On December 28, the Reserve Bank of India released a report called “Trend and Progress of Banking in India 2020-21″, and further elaborated on the regulator’s plan of a Central Bank Digital Currency.
The report states, “in its basic form, a central bank digital currency (CBDC), provides a safe, robust and convenient alternative to physical cash. In comparison with existing forms of money, it can offer benefits to users in terms of liquidity, scalability, acceptance, ease of transactions with anonymity and faster settlement.”
The central bank is considering how to implement a CBDC in phases and its initial recommendation focuses on “adopting basic models initially, and test comprehensively so that they have minimal impact on monetary policy and the banking system.”
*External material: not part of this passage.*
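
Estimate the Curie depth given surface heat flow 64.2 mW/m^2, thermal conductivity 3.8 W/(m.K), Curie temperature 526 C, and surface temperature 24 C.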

Given the dynamic impact of a CBDC on macroeconomic policymaking, the report stated that “it is necessary for the CBDC to adopt a basic model initially, and test comprehensively so as it has minimal impact on monetary policy and the banking system.” The report further mentioned that the existing payment system architecture would be used to provide a useful backbone to make a state-of-the-art CBDC available to its citizens and financial institutions.
The report also raised questions about many aspects of CBDCs, including design elements that should be navigated before the central bank introduces a CBDC. The design elements include examining the rollout and navigating whether the national digital currency would serve a general purpose and be available for retail use or whether it would be for wholesale use.
The RBI’s deputy governor, T Rabi Shankar, said that the central bank is working to roll out two types of CBDCs (wholesale and retail) and further stated that the regulator has done a lot of work on the wholesale CBDC but the approval of the retail-based CBDC is more complicated and would take some more time. He stated that currently the wholesale CBDC is ready and would be released for pilot testing.
India Favors Partial Ban on Crypto
Last month, India’s government was making preparations to ban private crypto coins and to allow the country’s central bank to launch an official digital currency. The proposed legislation follows a massive crypto crackdown in China where the central bank and financial regulators have made all cryptocurrency transactions illegal.
In the winter session of the parliament which started on November 29, India’s lawmakers discussed the proposed legislation titled “The Cryptocurrency and Regulation of Official Digital Currency Bill, 2021”.
The bill however appeared to leave some room for crypto use. While the bill intends to prohibit all private crypto assets, it allows some exceptions to promote the underlying technology of cryptocurrency and its uses. On the first day of the winter session of the parliament, the government obtained several questions concerning the looming ban of crypto assets and the RBI’s plans to launch an official digital currency.
In August, RBI governor Shaktikanta Das revealed that pilot tests for the introduction of the official digital currency would likely start in December 2021.